McEwan – Sim. Ainda estava interessado em escrever sobre os limites da experiência humana. Mas agora começava a tomar os personagens mais a sério. A ideia era que esses momentos de crise servissem para explorar e testar o caráter deles. Como se pode superar uma experiência extrema, ou falhar nessa tentativa, que qualidades morais e dilemas são trazidos à tona, como viver com as consequências de nossas decisões, as formas que a memória tem de nos atormentar, como o tempo nos afeta, de que recursos precisamos nos valer...
Em 1986, participei do Festival Literário de Adelaide, onde fiz uma leitura da cena de A criança no tempo em que a menina é raptada no supermercado. Tinha terminado a primeira versão naquela semana e queria experimentá-la. Assim que acabei de ler, Robert Stone se levantou e começou um discurso inflamado. Parecia realmente estar falando com o coração. Ele disse:
“Por que fazemos isso? Por que nós, escritores, fazemos isso, e por que é isso também o que os leitores querem? Por que procuramos dentro de nós mesmo aquilo de pior em que se pode pensar? A literatura, especialmente a literatura contemporânea, está sempre em busca da mais terrível das histórias.”
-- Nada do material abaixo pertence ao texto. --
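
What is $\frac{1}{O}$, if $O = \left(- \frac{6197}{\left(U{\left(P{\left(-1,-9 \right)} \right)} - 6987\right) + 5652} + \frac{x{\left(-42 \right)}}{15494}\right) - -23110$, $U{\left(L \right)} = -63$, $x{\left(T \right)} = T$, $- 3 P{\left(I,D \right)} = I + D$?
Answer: $\frac{10830306}{250336350461} \approx 4.3263 \cdot 10^{-5}$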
Até hoje não tenho resposta clara para isso. Recorro sempre a essa noção do teste ou da investigação de caráter e de nossa natureza moral. Conforme a famosa pergunta de James: o que é um incidente senão a ilustração de um caráter? Talvez usemos essas histórias terríveis para medir o alcance de nossa própria moral. E talvez precisemos liberar nossos medos no terreno seguro da imaginação como uma forma de exorcismo esperançoso.
Entrevistador – Em Amor para sempre, o mal aparece na forma de uma doença mental. Que parte do romance saiu antes? Foi a da tentativa de assassinato no restaurante, antecipada na The New Yorker?
McEwan – Os primeiros capítulos eram sobre um homem que revirava sua agenda de endereços, procurando algum conhecido que pudesse ter contatos no mundo do crime, e em seguida saía para comprar uma arma de uns hippies velhos. Àquela altura eu não tinha ideia de por que ele queria uma arma, ou mesmo de quem era ele. Ma sabia que queria uma cena. Uma das poças de que falava Graham Greene. Um primeiro canal que construí a partir dela me levou à cena da tentativa de assassinato no restaurante. Foi assim que Amor para sempre começou, com cenas e sequências aleatórias, tateando no escuro. Queria escrever alguma coisa em tributo à razão. Desde Blake, Keats e Mary Shelley, o impulso racional tem sido associado à falta de amor, a uma frieza destrutiva. Na nossa literatura, os personagens que hesitam em seguir seus corações são sempre aqueles que terminam mal. E, no entanto, nossa capacidade de pensar racionalmente é um aspecto maravilhoso de nossa natureza, e quase sempre tudo que temos para enfrentar o caos social, a injustiça e os piores excessos da convicção religiosa. Ao escrever Amor para sempre, dei uma resposta a um velho amigo que uma vez me disse que Bernard, o racionalista de Cães negros, está sempre em desvantagem no romance. É verdade: interpretação espiritual de June da própria experiência é dominante na metáfora central do livro.